Joan Walsh used to be an MSNBC regular. It's clear she is still watching MSNBC, because she became really upset on Wednesday night during Alex Wagner tonight when NPR Morning Edition anchor Steve Inskeep was plugging his latest historical book on "how Abraham Lincoln succeeded in a divided America."
This was her tweet/post:
Tragic. Comic? Steve Inskeep is on my TV both sidesing this shitshow. Dems didn't act on "principle" in not helping out McCarthy. Maybe it's a principle not to trust liars who renege on deals, or who wouldn't ratify Biden's Electoral College win. So deeply terrible.
— Joan Walsh (@joanwalsh) October 4, 2023
How did McCarthy fail to "ratify Biden's Electoral College win"? Democrats voted with the "far right" on this one. But you can't claim the Democrats did anything cynical, it's all High Principle all the time!
Underneath that, it became more comical, from a leftist account "Egbert Souse":
Inskeep is why I stopped listening to Nice Polite Republicans many years ago.

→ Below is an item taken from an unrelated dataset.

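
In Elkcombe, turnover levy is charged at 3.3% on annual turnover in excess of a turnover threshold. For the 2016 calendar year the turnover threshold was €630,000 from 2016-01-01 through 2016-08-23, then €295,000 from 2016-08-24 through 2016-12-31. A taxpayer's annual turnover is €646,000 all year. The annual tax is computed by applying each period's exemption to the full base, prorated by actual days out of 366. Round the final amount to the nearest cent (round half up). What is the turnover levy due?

€4,454.64

2016-01-01 to 2016-08-23: 236 days, exemption €630,000 → (€646,000 − €630,000) × 3.3% × 236/366 = €340.4590
2016-08-24 to 2016-12-31: 130 days, exemption €295,000 → (€646,000 − €295,000) × 3.3% × 130/366 = €4,114.1803
Total = €4,454.6393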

Anyone claiming NPR is a Republican network isn't listening, and isn't looking at the political donations of NPR employees. Wagner got Inskeep in trouble for comparing Lincoln's situation to the current situation:
This is where it went wrong:
WAGNER: You make the good point in the book that Lincoln was someone ready to have difficult conversations and ready to have sort of polite disagreements with one another. And I would suggest to you that the chasm separating the parties is such that it's hard to imagine sort of camaraderie in the same way. And yet, when you look at the way in which Democrats, with very little apology, secured Kevin Mccarthy's fate as an ousted speaker, one wonders if Mccarthy had played that hand with Democrats a little bit differently, if he had not perchance gone on the Sunday shows and said that the potential government shutdown was all their fault. If he had made more of an overture towards Democrats, could his speakership have been saved?
INSKEEP: I think Democrats probably did not act on personal considerations, but on their calculation of their interests -- just as Mccarthy was acting as he thought, on his interests. And there may well have been a different politics, where Democrats would have seen him to be in their interest to prop up Mccarthy. But they had so many substantive differences, it seems clear to me that they wanted Republicans to have to sort out their house themselves.

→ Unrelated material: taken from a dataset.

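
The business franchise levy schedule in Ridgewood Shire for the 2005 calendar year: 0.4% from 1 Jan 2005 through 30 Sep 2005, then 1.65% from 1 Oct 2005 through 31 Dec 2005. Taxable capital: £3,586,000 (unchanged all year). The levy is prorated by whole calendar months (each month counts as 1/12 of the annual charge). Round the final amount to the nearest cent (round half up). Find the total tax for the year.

£25,550.25

1 Jan – 30 Sep 2005: 9 months at 0.4% → £3,586,000 × 0.4% × 9/12 = £10,758.0000
1 Oct – 31 Dec 2005: 3 months at 1.65% → £3,586,000 × 1.65% × 3/12 = £14,792.2500
Total = £25,550.2500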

WAGNER: Even though the net result may be a more radical far-right speaker.
Alex Wagner claimed Biden is much more amenable to non-MAGA Republicans, and Inskeep agreed. "Biden, I'm not going to judge whether he's doing well or badly, but he's clearly attempting that Lincoln style of politics. I want to deal with this person that I disagree with on nine issues, but there's a tenth way we can do business."
Is that really what Republicans think about his grand "saving Democracy from the Republicans" speeches?